我想对一个非常大的图像(> 20Mb)执行双线性插值。常规代码需要很长时间。我尝试将其设为多处理,但在结果中,似乎只出现了最后一列像素。对不起,如果这是一个菜鸟问题。
def GetBilinearPixel(imArr,r,c, posX, posY,enlargedShape):
out=[]
modXi = int(posX)
modYi = int(posY)
modXf = posX - modXi
modYf = posY - modYi
modXiPlusOneLim = min(modXi+1,imArr.shape[1]-1)
modYiPlusOneLim = min(modYi+1,imArr.shape[0]-1)
for chan in range(imArr.shape[2]):
bl = imArr[modYi, modXi, chan]
br = imArr[modYi, modXiPlusOneLim, chan]
tl = imArr[modYiPlusOneLim, modXi, chan]
tr = imArr[modYiPlusOneLim, modXiPlusOneLim, chan]
b = modXf * br + (1. - modXf) * bl
t = modXf * tr + (1. - modXf) * tl
pxf = modYf * t + (1. - modYf) * b
out.append(int(pxf))
enlargedShape[r, c]=out
if __name__ == '__main__':
im = cv.imread('new.jpeg')
#print im.shape
#manager = multiprocessing.Manager()
size=map(int, [im.shape[0]*2, im.shape[1]*2, im.shape[2]])
print size
enlargedShape=sharedmem.full(size, 0, dtype=np.uint8)
#print enlargedShape
#enlargedShape = list(map(int, [im.shape[0]*2, im.shape[1]*2, im.shape[2]]))
rowScale = float(im.shape[0]) / float(enlargedShape.shape[0])

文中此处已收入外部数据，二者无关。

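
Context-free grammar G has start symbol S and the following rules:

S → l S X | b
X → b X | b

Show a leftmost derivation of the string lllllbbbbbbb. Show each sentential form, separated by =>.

S => lSX   [S → l S X]
lSX => llSXX   [S → l S X]
llSXX => lllSXXX   [S → l S X]
lllSXXX => llllSXXXX   [S → l S X]
llllSXXXX => lllllSXXXXX   [S → l S X]
lllllSXXXXX => lllllbXXXXX   [S → b]
lllllbXXXXX => lllllbbXXXXX   [X → b X]
lllllbbXXXXX => lllllbbbXXXX   [X → b]
lllllbbbXXXX => lllllbbbbXXX   [X → b]
lllllbbbbXXX => lllllbbbbbXX   [X → b]
lllllbbbbbXX => lllllbbbbbbX   [X → b]
lllllbbbbbbX => lllllbbbbbbb   [X → b]

S => lSX => llSXX => lllSXXX => llllSXXXX => lllllSXXXXX => lllllbXXXXX => lllllbbXXXXX => lllllbbbXXXX => lllllbbbbXXX => lllllbbbbbXX => lllllbbbbbbX => lllllbbbbbbb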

colScale = float(im.shape[1]) / float(enlargedShape.shape[1])
#My Code starts her
jobs = []
for r in range(enlargedShape.shape[0]):
for c in range(enlargedShape.shape[1]):
orir = r * rowScale
oric = c * colScale
#enlargedImg[r, c] = GetBilinearPixel(im, oric, orir)
#My code
p = multiprocessing.Process(target=GetBilinearPixel, args=(im,r,c, oric, orir,enlargedShape))
jobs.append(p)
p.start()
p.join()
print enlargedShape
cv.imshow("cropped",enlargedShape)
cv.waitKey(0)
是否有任何替代方法来优化代码?